Carolina López Rodríguez

Personal information
- Nationality: Spanish

Sport
- Country: Spain
- Sport: Sailing

= Carolina López (sailor) =

Spanish adaptive sailor

Carolina López Rodríguez is a Spanish adaptive sailor who has represented Spain at the 2012 Summer Paralympics where she came away with a Paralympic diploma.

== Personal ==
López is a tetraplegic as a result of an accident and only has functionality from the chest up. In March 2011, she was part of a delegation who went to the Zarzuela Palace and were received by Felipe de Marichalar y Borbón and Letizia, Princess of Asturias. It was part of a wider program aimed at integration of people with disabilities in Spanish society through sports. In 2012, she was a 36-year graduate student in business.

== Sailing ==
Following her accident, López met people associated with Fundación También who encouraged her to try a number of sports including cycling, skiing and sailing. Fernando Alvarez Ortiz de Urbina was the one who encouraged her to take up the sport of sailing more seriously. The pair were not confident they would qualify for London but decided to take part in qualifying tests anyway and were pleasantly surprised to qualify for the Games.

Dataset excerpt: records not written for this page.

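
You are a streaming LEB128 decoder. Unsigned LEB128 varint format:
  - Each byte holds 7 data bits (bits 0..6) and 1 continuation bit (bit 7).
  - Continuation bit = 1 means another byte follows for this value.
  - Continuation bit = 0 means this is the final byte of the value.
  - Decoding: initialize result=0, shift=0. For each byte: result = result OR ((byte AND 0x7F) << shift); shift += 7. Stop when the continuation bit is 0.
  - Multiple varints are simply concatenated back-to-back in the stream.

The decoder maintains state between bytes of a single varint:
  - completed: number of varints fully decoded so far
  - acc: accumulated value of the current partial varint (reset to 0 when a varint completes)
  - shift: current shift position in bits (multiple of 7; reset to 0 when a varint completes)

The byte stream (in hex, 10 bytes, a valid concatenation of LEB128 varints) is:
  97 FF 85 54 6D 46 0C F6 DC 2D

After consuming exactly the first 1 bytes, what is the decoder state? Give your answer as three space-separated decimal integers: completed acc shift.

Answer: 0 23 7

Derivation:
byte[0]=0x97 cont=1 payload=0x17: acc |= 23<<0 -> completed=0 acc=23 shift=7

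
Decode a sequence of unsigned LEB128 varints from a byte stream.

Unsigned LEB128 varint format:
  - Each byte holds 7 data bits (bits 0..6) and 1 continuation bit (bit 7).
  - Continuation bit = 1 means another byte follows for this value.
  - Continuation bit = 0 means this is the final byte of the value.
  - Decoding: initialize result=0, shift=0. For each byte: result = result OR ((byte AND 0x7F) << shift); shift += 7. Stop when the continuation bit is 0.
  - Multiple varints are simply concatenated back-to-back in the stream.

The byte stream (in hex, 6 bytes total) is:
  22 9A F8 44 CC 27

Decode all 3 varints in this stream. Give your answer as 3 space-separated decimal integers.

Answer: 34 1129498 5068

Derivation:
  byte[0]=0x22 cont=0 payload=0x22=34: acc |= 34<<0 -> acc=34 shift=7 [end]
Varint 1: bytes[0:1] = 22 -> value 34 (1 byte(s))
  byte[1]=0x9A cont=1 payload=0x1A=26: acc |= 26<<0 -> acc=26 shift=7
  byte[2]=0xF8 cont=1 payload=0x78=120: acc |= 120<<7 -> acc=15386 shift=14
  byte[3]=0x44 cont=0 payload=0x44=68: acc |= 68<<14 -> acc=1129498 shift=21 [end]
Varint 2: bytes[1:4] = 9A F8 44 -> value 1129498 (3 byte(s))
  byte[4]=0xCC cont=1 payload=0x4C=76: acc |= 76<<0 -> acc=76 shift=7
  byte[5]=0x27 cont=0 payload=0x27=39: acc |= 39<<7 -> acc=5068 shift=14 [end]
Varint 3: bytes[4:6] = CC 27 -> value 5068 (2 byte(s))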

López left for London from Madrid in late August. She competed in the Mixed Two Person SKUD18 event at the 2012 Summer Paralympics, where she did not medal. In two sessions, the pair finished in seventh place. The pair earned a Paralympic diploma. It was the best performance ever by Spanish sailors. In December 2012, they were recognised for their elite sportsmanship by the Union of Sports Federations Madrid.